Умом Он постиг тождество Бытия и Небытия и не видел ничего странного и невозможного в том, что последнее полностью заместит первое. При этом именно Ему, венцу Мысли, Человеку, и притом — исключительных задатков, суждено в предельном напряжении ума найти талисман, средство, которое приведет Ничто к подмене Всего — подмене, замещению, а то и «вытеснению» Бытия Небытием. Кто, в самом деле, наберется смелости утверждать, будто мышление способно решить задачу, до какой степени Бытие и Ничто различаются в смысле возможной взаимозамены и начисто ли исключено, что Небытие займет место Бытия? Скорее, наоборот: мир может существовать или нет, но если он все-таки существует, то подчиняется закону причинности, а стало быть, его прекращение, не-бытие тоже предопределено своей причиной. И пусть одно искомое средство к прекращению Бытия не приведет — приведет другое... Если Мир и Ничто абсолютно равновероятны, при подобном равенстве, а лучше сказать — равновесии, любая мелочь, любая капля росы, любой вздох, желание, мысль могут переломить баланс, дать Небытию перевес над Бытием.
Наступит день, и явится Спаситель Бытия.
(Я всего лишь комментатор, рассуждающий о том, что Он делает, я — не Он.)
Но наступил день, и появилась Она:
— Скажи, что ты сделал тогда ночью?

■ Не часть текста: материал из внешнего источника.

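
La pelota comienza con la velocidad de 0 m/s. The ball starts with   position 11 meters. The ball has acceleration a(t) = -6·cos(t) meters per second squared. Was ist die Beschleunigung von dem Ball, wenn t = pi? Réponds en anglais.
From the given acceleration equation a(t) = -6·cos(t), we substitute t = pi to get a = 6.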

Я слышала смутный шорох вырванного цветка — как будто голос земли заговаривал боль травинки. Или я ослышалась?
Но он уже пришел в себя от долгих скитаний после того ночного разговора и заплакал в ее объятиях, и опять любил ее бесконечно, как раньше. Эти слезы не могли пролиться много лет, это они разрывали ему сердце, они внушили мысль уничтожить мир. Он вспомнил слабый стон, нестерпимый вскрик раненого цветка, тоненького вырванного стебля — вот что, оказывается, было нужно, чтобы хлынувшие слезы смыли все и вернули его к дням прежней любви... И так же, как этот сдавленный стон отрываемого от земли ростка мог тогда подтолкнуть Реальность к Небытию, так теперь он перевернул ему всю душу.
Верю, что так и было. Многие на свете верят и не такому. Верующего не урезонить, и не говорите мне, что это безумие и абсурд. Любая женщина верит: если возлюбленный по рассеянности поставил ее гвоздику в вазу, которую она ему когда-то подарила, и цветок завял, — значит, его жизнь в опасности. Любая мать верит, что ее «благословение» хранит сына от беды. Любая женщина — что пылкая молитва отводит напасти.